3. Begin With Cognitive Interventions. Clark points out that patients may initially be reluctant to complete anxiety- producing behavioral assignments. Therefore treatment should begin with an explanation of the cognitive view of OCD and the rationale for behavioral assignments. While this is certainly true for many patients, other patients are more willing to carry out behavioral assignments than to change their negative appraisals of their obsessive thoughts.

 

Concluding Comments

 

Clark points out that OCD patients must learn to view their unwanted thoughts as insignificant, meaningless, and requiring no control efforts. Following this concept of normalizing obsessive thoughts, I would suggest that referring to obsessive thoughts as “intrusive” is illogical and counter-therapeutic. The word “intrusive” has a pathological connotation, but most thoughts are intrusive, that is, they come to the thinker unbidden. Very few thoughts are produced intentionally. Pointing this out to patients and not referring the obsessive thoughts as “intrusive” helps to normalize patients’ appraisals of their thoughts and of themselves. Instead of referring to unwanted thoughts as “intrusive,” I refer to them as “silly.” This adjective is more benign that “intrusive,” further helping to depathologize unwanted thoughts.

 

Another normalizing technique I like to use with OCD patients is to point out that thoughts are not wishes and wishes are not acts.

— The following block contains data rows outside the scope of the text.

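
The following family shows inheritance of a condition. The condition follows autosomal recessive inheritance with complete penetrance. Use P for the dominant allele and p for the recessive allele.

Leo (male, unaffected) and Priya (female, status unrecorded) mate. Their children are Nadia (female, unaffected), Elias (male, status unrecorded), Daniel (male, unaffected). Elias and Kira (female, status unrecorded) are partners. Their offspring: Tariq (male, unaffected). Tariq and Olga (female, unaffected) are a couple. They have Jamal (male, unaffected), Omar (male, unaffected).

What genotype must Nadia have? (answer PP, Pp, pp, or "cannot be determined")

Nadia's phenotype allows PP or Pp, and no parent or child forces a single allele at both positions; consistent genotype assignments exist with Nadia as PP or Pp.

cannot be determined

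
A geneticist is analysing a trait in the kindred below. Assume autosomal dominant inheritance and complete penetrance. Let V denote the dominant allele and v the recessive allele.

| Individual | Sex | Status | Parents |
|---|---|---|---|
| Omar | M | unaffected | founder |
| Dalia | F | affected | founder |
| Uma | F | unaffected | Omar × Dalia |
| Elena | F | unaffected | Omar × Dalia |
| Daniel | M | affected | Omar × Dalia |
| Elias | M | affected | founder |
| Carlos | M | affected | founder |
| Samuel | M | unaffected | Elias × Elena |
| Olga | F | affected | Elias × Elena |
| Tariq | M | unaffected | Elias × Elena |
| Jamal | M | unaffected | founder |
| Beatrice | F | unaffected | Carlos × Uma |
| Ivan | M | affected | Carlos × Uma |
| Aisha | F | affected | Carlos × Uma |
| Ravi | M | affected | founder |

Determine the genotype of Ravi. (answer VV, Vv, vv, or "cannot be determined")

cannot be determined

Ravi's phenotype allows VV or Vv, and no parent or child forces a single allele at both positions; consistent genotype assignments exist with Ravi as VV or Vv.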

Most patients who feel guilty about their thoughts or wishes will accept the concept that a violent or forbidden sexual thought is not as “bad” as a wish, and a wish is not as “bad” as an act.

 

This is a valuable book and an outstanding guide to treating OCD, but it is often tedious. Clark tends to repeat points over and over, delineate interventions in exhausting detail, and draw meticulous distinctions between theoretical positions that have no clinical significance. But what would you expect from a book on OCD?